Il y avait chez Arnold une fière énergie qui se montrait rarement à la surface, grâce à sa simplicité et à sa bonne humeur ordinaire, mais qui, une fois éveillée, ne se calmait pas aisément.

– Quand vous serez dans votre bon sens, dit-il, je me rappellerai les anciens temps et je recevrai vos excuses. Jusqu’à ce que vous soyez revenu à la raison, continuez seul votre chemin : je n’ai rien de plus à vous dire.

Geoffrey serra les dents et avança d’un pas. Les yeux d’Arnold rencontrèrent les siens, et son regard ferme et résolu annonçait que, quoique le plus faible des deux, il accepterait la querelle si Geoffrey osait la pousser plus avant.

La seule vertu humaine que Geoffrey respectât et comprît, c’était le courage. Et il avait là devant lui l’indéniable courage d’un homme.

Cet être endurci fut touché au seul endroit qu’il eût de sensible. Il se retourna et reprit sa route en silence.

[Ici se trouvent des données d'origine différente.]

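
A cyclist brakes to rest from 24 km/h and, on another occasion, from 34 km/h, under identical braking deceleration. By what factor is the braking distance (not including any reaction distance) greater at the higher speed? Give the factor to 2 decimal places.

Factor ≈ 2.01

Braking distance d = v²/(2a), so with a fixed, d ∝ v².
Factor = (34/24)² = 1.4167² = 2.0070.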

Laissé à lui-même, Arnold laissa tomber sa tête sur sa poitrine. L’ami qui lui avait sauvé la vie, le seul ami qu’il possédait, l’ami qui s’associait aux heureux souvenirs des anciens jours, l’avait grossièrement insulté, et l’avait quitté d’un air délibéré sans la plus légère expression de regret.

La nature d’Arnold, affectueuse, simple, loyale, fidèle, était blessée au vif. Geoffrey, qui s’éloignait rapidement, disparut bientôt à sa vue.

Arnold porta la main à ses yeux, avec un sentiment de honte enfantine, pour cacher des larmes qui honoraient, après tout, l’homme qui les versait.

Il luttait encore contre l’émotion qui l’avait vaincu, quand une nouveauté survint à l’endroit où les routes se croisaient.

Les quatre routes se dirigeaient à peu près vers les quatre points cardinaux. Arnold était maintenant sur celle de l’est, car il s’était avancé dans cette direction pour aller au-devant de Geoffrey, à 200 ou 300 pas du mur de clôture de la ferme où il avait établi son poste d’observation.

La route de l’ouest, tournant derrière la ferme, conduisait à la ville où se trouvait le marché le plus proche. La route du sud était celle qui menait à la station, la route du nord ramenait à Windygates.

Geoffrey n’était encore guère qu’à 500 pas du tournant de la route qu’il devait prendre pour revenir à Windygates. Les larmes obscurcissaient encore les yeux d’Arnold. La porte de la ferme s’ouvrit.

Une petite voiture à quatre roues sortit, conduite par un homme, une femme assise près de lui.

La femme, c’était Anne Sylvestre, et l’homme, le fermier.

Au lieu de prendre la route conduisant à la station, la voiture prit celle qui tournait autour de la ferme. Dans cette direction, les personnes qui étaient dans la voiture tournaient nécessairement le dos à Geoffrey. Celui-ci regarda de loin la petite voiture et puis tourna par la route du nord pour regagner Windygates.

Arnold avait repris assez de calme pour bien observer ce qui allait se passer ; mais il ne pouvait voir cette carriole, que lui cachait le mur de la ferme. Fidèle à son engagement, il retourna à son poste, devant le mur de clôture de la ferme. La voiture n’était plus qu’un point noir à l’horizon ; une minute après, ce point noir était hors de vue.

Ainsi, pour se servir de l’expression de sir Patrick, la femme avait surmonté des difficultés qui auraient arrêté un homme.

Ainsi, dans sa douloureuse position, Anne Sylvestre avait gagné la sympathie du fermier, qui lui avait donné place auprès de lui dans la voiture qui le conduisait au marché de la ville voisine.

Ainsi, elle avait échappé, d’un cheveu, au triple risque qu’elle courait d’être rencontrée par Geoffrey revenant à Windygates, par Arnold à son poste et par le serviteur qui attendait son arrivée à la station.